Fontes T M Pereira, Nakamura M U, Mattar R, Simões R S, Wagner A, de Carvalho A Moreira, Espiridião S, Kulay L
Department of Obstetrics and Gynecology, Federal University of São Paulo School of Medicine (UNIFESP-EPM), São Paulo, SP, Brazil.
Clin Exp Obstet Gynecol. 2011;38(2):126-30.
To evaluate biochemical and morphological effects on rats submitted to three different doses of the association zidovudine and ritonavir administered throughout pregnancy.
Forty pregnant EPM-1 Wistar rats weighing about 200 g were randomly divided into the control group (Ctr = drug vehicle control, n = 10) and three experimental ones which were treated with an oral solution of zidovudine/ritonavir (Exp1 = 10/20 mg/kg bw, n = 10; Exp2 = 30/60 mg/kg bw, n = 10; Exp3 = 90/180 mg/kg bw, n = 10) from 'day 0' up to the 20th day of pregnancy. At term (20th day) the rats were anesthetized.
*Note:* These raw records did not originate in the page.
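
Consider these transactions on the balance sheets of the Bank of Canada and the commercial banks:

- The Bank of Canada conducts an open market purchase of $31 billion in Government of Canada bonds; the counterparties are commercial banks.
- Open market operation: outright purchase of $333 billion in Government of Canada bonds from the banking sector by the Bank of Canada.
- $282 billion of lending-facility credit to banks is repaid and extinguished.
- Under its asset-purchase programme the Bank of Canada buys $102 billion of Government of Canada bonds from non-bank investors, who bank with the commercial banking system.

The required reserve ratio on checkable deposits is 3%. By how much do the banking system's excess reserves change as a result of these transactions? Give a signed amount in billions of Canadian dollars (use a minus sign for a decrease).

OMO purchase (from banks) $31 billion: reserves +$31B, deposits 0.
OMO purchase (from banks) $333 billion: reserves +$333B, deposits 0.
Discount-window repayment $282 billion: reserves −$282B, deposits 0.
Asset purchase (from non-banks) $102 billion: reserves +$102B, deposits +$102B.
Totals: Δreserves = +$184B, Δdeposits = +$102B.
Δrequired reserves = 3% × +$102B = +$3.06B.
Δexcess reserves = Δreserves − Δrequired = +$184B − (+$3.06B) = +$180.94 billion.

+$180.94 billion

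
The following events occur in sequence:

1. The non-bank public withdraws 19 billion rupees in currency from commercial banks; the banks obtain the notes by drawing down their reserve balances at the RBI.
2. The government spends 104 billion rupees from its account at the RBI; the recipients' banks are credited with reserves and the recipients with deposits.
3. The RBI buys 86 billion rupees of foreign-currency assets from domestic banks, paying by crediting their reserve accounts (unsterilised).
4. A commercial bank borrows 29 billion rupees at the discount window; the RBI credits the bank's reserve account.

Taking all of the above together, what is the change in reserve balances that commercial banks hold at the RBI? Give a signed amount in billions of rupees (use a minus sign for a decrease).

RBI balance sheet:
  Assets:      Loans to banks +29B, Foreign assets +86B
  Liabilities: Bank reserves +200B, Currency in circulation +19B, Government deposits −104B
Commercial banking system:
  Assets:      Reserves at CB +200B, Foreign assets −86B
  Liabilities: Checkable deposits +85B, Borrowings from CB +29B
So the change in reserve balances that commercial banks hold at the RBI is +200 billion.

+200 billion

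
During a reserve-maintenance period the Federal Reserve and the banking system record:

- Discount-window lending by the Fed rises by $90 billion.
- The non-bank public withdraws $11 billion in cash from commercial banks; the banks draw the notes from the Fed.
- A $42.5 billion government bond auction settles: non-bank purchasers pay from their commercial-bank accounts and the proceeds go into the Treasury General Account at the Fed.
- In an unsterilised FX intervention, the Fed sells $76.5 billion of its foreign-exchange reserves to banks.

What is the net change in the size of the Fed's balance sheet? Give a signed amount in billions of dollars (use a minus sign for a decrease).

Fed balance sheet:
  Assets:      Loans to banks +$90B, Foreign assets −$76.5B
  Liabilities: Bank reserves −$40B, Currency in circulation +$11B, Government deposits +$42.5B
Change in total Fed assets = +$13.5 billion.

+$13.5 billion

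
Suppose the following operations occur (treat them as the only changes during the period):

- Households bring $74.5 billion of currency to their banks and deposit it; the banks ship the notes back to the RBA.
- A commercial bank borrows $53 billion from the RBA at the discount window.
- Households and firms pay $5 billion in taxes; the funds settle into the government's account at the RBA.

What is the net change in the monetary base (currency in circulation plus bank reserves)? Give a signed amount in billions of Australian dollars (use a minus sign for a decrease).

+$48 billion

RBA balance sheet:
  Assets:      Loans to banks +$53B
  Liabilities: Bank reserves +$122.5B, Currency in circulation −$74.5B, Government deposits +$5B
Commercial banking system:
  Assets:      Reserves at CB +$122.5B
  Liabilities: Checkable deposits +$69.5B, Borrowings from CB +$53B
Monetary base = currency + reserves: −$74.5B + (+$122.5B) = +$48 billion.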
Blood and fetal and maternal organ samples (livers and kidneys) were taken for morphological and biochemical analyses.
Upon histological examinations fetal livers and kidneys appeared normal. In contrast the maternal samples revealed structural alterations. Maternal kidneys of the three experimental groups exhibited progressive and dose-dependent histological alterations; liver alterations were detected only in Exp3. Blood levels of AST and ALT were not significantly different from the control group but urea and creatinine levels were lower in groups Exp3 and Exp1.
The administration of zidovudine plus ritonavir throughout rat pregnancy can cause morphological as well as functional changes in maternal kidneys.
评估在整个孕期给予大鼠三种不同剂量齐多夫定与利托那韦联合用药后的生化和形态学影响。
将40只体重约200 g的妊娠EPM - 1系Wistar大鼠随机分为对照组(Ctr = 药物赋形剂对照组,n = 10)和三个实验组,从妊娠“第0天”至第20天,分别用齐多夫定/利托那韦口服溶液进行治疗(Exp1 = 10/20 mg/kg体重,n = 10;Exp2 = 30/60 mg/kg体重,n = 10;Exp3 = 90/180 mg/kg体重,n = 10)。足月时(第20天),将大鼠麻醉。采集血液以及胎儿和母体器官样本(肝脏和肾脏)进行形态学和生化分析。
组织学检查显示胎儿肝脏和肾脏外观正常。相比之下,母体样本显示出结构改变。三个实验组的母体肾脏呈现出进行性且剂量依赖性的组织学改变;仅在Exp3组检测到肝脏改变。AST和ALT的血液水平与对照组无显著差异,但Exp3组和Exp1组的尿素和肌酐水平较低。
在大鼠整个孕期给予齐多夫定加利托那韦可导致母体肾脏出现形态以及功能变化。